Barber (1910-1981) best known for Adagio for Strings, Knoxville Summer of 1915, Essays for Orchestra, School for Scandal Overture, the operas Vanessa and Antony and Cleopatra, and magnificent concerti for piano, for violin and for cello, was the nephew of the great contralto Louise Homer (1871-1947).
As much as an influence as 'Aunt Louise' must have been, she was Toscanini's Orfeo at the Met, it composer and educator Sidney Homer (18965-1953) that young Sam Barber found a nurturing influence. Heyman's book features many letters from 'Uncle Sid', filled with the kind of advice, encouragement and occasional kick in the pants any young person would be lucky to have from a mentor.
Don't miss Barbara Heyman's book. Sidney Homer's autobiography My Wife and I is a wonderful look at top level music making a century ago. There's alsoa good discussion of Louise Homer's career in Andrew Davis's The American Opera Singer. Not to be missed is Anne Homer's biography of her mother, Louise Homer and the Gold Age of Opera.
I can't date these letters from Sidney to Sam. Barber wrote to his Uncle from age 10 until shortly before Sidney Homer died in 1953.

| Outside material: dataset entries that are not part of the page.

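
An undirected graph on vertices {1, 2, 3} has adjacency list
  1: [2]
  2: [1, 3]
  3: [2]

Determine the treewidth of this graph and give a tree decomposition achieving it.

Treewidth 1.
Bags: B1 = {1, 2}  B2 = {2, 3}
Tree: B1–B2

Each bag holds 2 vertices, so the decomposition has width 1, which upper-bounds the treewidth. Since G has at least one edge (e.g. 1–2), it is not an edgeless graph, so tw(G) ≥ 1. Combining the bounds, tw(G) = 1.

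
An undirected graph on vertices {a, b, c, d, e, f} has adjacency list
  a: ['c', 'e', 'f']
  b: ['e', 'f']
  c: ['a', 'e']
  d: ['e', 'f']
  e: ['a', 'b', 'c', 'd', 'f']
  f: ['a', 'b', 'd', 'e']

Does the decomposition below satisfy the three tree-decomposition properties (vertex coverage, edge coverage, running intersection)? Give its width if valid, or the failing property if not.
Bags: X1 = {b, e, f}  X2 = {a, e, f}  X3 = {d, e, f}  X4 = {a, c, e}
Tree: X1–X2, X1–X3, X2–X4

Vertex coverage: the bags together contain {a, b, c, d, e, f}, the full vertex set. Edge coverage: each edge of G has both endpoints in at least one bag. Running intersection: for every vertex, the bags containing it form a connected subtree. All three properties hold, so this is a valid tree decomposition of width max|bag| − 1 = 2, and hence tw(G) ≤ 2.

Yes; width 2.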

Letters to Samuel Barber from Sidney Homer
From Samuel Barber, the Composer and his Music by Barbara Heyman
There are three things you must aim for definitely. The first is the development of taste that should, in time, amount to a passion for the best music in all forms. Your whole life will be influenced by the forming of your taste in the next few years.
Taste is formed by coming into close and intimate contact with the great works of the masters. The way to do this is to look ahead and see what programs are to be given ...you can't attend all the concerts, therefore you pick the best. Suppose for instance, the Flonzaly Quartet is going to play a Beethoven Quartet. You get your ticket and you buy a copy of the quartet beforehand. You then learn more in an hour at the performance than you possibly could learn in any other way in a year.

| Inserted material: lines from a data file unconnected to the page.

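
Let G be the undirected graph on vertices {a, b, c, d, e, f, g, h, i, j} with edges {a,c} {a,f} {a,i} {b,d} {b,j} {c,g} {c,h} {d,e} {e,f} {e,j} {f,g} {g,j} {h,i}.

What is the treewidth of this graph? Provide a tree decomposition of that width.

Treewidth 2.
Bags: B1 = {b, d, e}  B2 = {b, e, j}  B3 = {e, f, j}  B4 = {f, g, j}  B5 = {a, f, g}  B6 = {a, c, g}  B7 = {a, c, i}  B8 = {c, h, i}
Tree: B1–B2, B2–B3, B3–B4, B4–B5, B5–B6, B6–B7, B7–B8

Each bag holds 3 vertices, so the decomposition has width 2, which upper-bounds the treewidth. The edges d–b–j–e–d form a cycle, so G is not a tree and its treewidth is at least 2. Therefore the treewidth is 2.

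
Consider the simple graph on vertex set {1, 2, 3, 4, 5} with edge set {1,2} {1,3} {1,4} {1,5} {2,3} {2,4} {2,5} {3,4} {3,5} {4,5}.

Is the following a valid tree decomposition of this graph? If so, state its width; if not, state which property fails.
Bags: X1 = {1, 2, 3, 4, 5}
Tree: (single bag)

Yes; width 4.

Vertex coverage: the bags together contain {1, 2, 3, 4, 5}, the full vertex set. Edge coverage: each edge of G has both endpoints in at least one bag. Running intersection: for every vertex, the bags containing it form a connected subtree. All three properties hold, so this is a valid tree decomposition of width max|bag| − 1 = 4, and hence tw(G) ≤ 4.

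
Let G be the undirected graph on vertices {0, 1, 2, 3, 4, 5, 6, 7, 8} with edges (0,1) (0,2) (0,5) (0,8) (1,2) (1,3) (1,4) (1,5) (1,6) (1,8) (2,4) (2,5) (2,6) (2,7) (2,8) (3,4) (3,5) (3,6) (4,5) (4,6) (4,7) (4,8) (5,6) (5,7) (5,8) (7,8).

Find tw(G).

A width-4 tree decomposition is:
Bags: B1 = {1, 3, 4, 5, 6}  B2 = {1, 2, 4, 5, 6}  B3 = {1, 2, 4, 5, 8}  B4 = {2, 4, 5, 7, 8}  B5 = {0, 1, 2, 5, 8}
Tree: B1–B2, B2–B3, B3–B4, B3–B5
Each bag holds 5 vertices, so the decomposition has width 4, which upper-bounds the treewidth. Conversely, {0, 1, 2, 5, 8} is a clique of size 5, and the vertices of any clique must share a bag in every tree decomposition; so some bag has ≥ 5 vertices and tw(G) ≥ 4. The upper and lower bounds meet at 4, so that is the treewidth.

4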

Everything depends now on the development of your taste and the refinement of your sensibilities. If you think of music from the point of view of sensationalism and publicity, your work will show it. If you learn to love the poetic undercurrent and the subtleties of beauty and spirituality which have been expressed in music, your work will show it just as much.
The wonderful thing about art is that a man can conceal nothing; it reveals him as naked and unadorned...Sincerity and beauty seem to stand the test, but love for mankind and willingness to serve humbly seem to fill the world with joy.
You don't need opinions. A little praise is pleasant if you don't have to go too far out of your way to get it, but you will have to learn to get along without opinions. Opinions don't change a note of add to your stature. If you can give pleasure, well and good. Your work is your own affair and yours only. Depending on opinion means less independence in your work. It also means laying yourself open to pinpricks which may be boresome. It can result in uncertainty. Even too much praise can do things, introduce a smirk and too much gush in your style.
The paucity of titles in the musical world is alarming. It indicates a lack. Perhaps language is inadequate. If so, then young men like you must invent something and not go on serenading and suite-ing.
I can imagine how Beethoven felt when they stormed at him for writing the third symphony. If he believed all they said he could feel like a criminal, a debaser of public taste. I do not know a single man who hasn't had rocks in his life. Brahms had plenty. A good deal depends on how we handle them. They may not be so serious in themselves, but if we get flustered and lose our heads we can force them to do us considerable harm...Poise, equanimity, philosophy, a sense of proportion, gratitude for what we have, a "calm center", fixed determination and an inflexible purpose are all to the good.
Resentment, impatience, self pity, exaggerated self deprecation, an intense consciousness of the need of making good in the eyes of others, a lack of grit in meeting emergencies, a general complaining of spirit and weak sporting blood are all to the bad.
Take some boy you know and put him in your place. He wrote your sonata, and your serenade, and struggled with your concerto. How do you regard him, dispassionately? Do you congratulate him on his gifts and what he has achieved and feel that, with good sense and intelligent self-control, he can carry his powers to a high state of development, or do you feel that he is a broken reed, a cracked canoe, smashed on the rocks of a difficult concerto, a hopeless wreck because his teacher does not agree with his opinion of his latest work? Take a sincere, objective view of your friend and make up your mind how you wish him to feel and proceed. Then act accordingly. Don't dodge. Be as strict with yourself as you would be with him.
There is one thing that I want to make clear to you and that is that resentment does not get us anywhere. It only eats the heart out of the resenter, and what good is there to that? I often think that a good friend could have saved Bizet's life at the time Carmen was produced. Patience and a sense of humor are wonderful lifesavers...Through it all a rhinoceros hide is a good thing. The bigger the talent the tougher the hide, say I....Resentment eats the heart, but philosophy is an armor that protects the source of future work which is the one thing that must be kept inviolate.